In the context of writing about what is needed in the field of financial regulation, Dani Rodrik says:
In short, global financial regulation is neither feasible, nor prudent, nor desirable. What finance needs instead are some sensible traffic rules that will allow nations (and in some cases regions) to implement their own regulations while preventing adverse spillovers. If you want an analogy, think of a General Agreement on Tariffs and Trade for world finance rather than a World Trade Organisation. The genius of the GATT regime was that it left room for governments to craft their own social and economic policies as long as they did not follow blatantly protectionist policies and did not discriminate among their trade partners.

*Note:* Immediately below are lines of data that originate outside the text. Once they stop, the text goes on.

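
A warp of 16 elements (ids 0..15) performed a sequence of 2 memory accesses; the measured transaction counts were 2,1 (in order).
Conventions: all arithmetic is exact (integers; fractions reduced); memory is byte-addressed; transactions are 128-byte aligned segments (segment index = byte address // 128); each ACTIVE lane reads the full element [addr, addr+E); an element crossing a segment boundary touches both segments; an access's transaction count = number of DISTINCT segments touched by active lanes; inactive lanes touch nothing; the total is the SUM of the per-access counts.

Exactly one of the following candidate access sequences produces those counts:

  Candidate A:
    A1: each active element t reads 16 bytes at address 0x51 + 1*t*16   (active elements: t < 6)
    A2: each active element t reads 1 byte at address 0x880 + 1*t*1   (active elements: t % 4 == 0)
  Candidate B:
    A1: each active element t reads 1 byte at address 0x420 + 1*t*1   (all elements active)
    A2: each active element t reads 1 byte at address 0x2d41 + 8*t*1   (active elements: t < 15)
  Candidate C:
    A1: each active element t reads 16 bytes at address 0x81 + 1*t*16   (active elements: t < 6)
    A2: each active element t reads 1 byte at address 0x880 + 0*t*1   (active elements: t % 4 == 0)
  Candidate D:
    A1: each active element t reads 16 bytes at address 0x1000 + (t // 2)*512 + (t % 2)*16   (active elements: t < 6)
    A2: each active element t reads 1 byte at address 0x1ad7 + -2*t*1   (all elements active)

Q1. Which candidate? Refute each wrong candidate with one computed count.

B: A1 gives 1 transaction, not 2
C: A1 gives 1 transaction, not 2
D: A1 gives 3 transactions, not 2
A: all counts match (2,1)

Answer: A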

I wish I understood a little better what he meant. I've read some of his work, but I don't think I've ever seen a full explanation. Based on the limited statement here, I think it's safe to assume that he does not like the TRIPS Agreement. But the rest is harder to figure out. He identifies protectionism and discrimination as subjects that should be part of the trade regime. It could be argued that this covers everything outside the TRIPS Agreement, which would mean that there is not much about the WTO he does not like. On the other hand, there are a number of areas that could, depending on how they are interpreted, fall outside his discrimination framework, for example: GATS market access rules, some of the SPS/TBT rules, perhaps some subsidies rules, and maybe some specific dispute settlement rulings. If anyone has seen a detailed explanation by Rodrik of what he has in mind, I'd love to hear about it.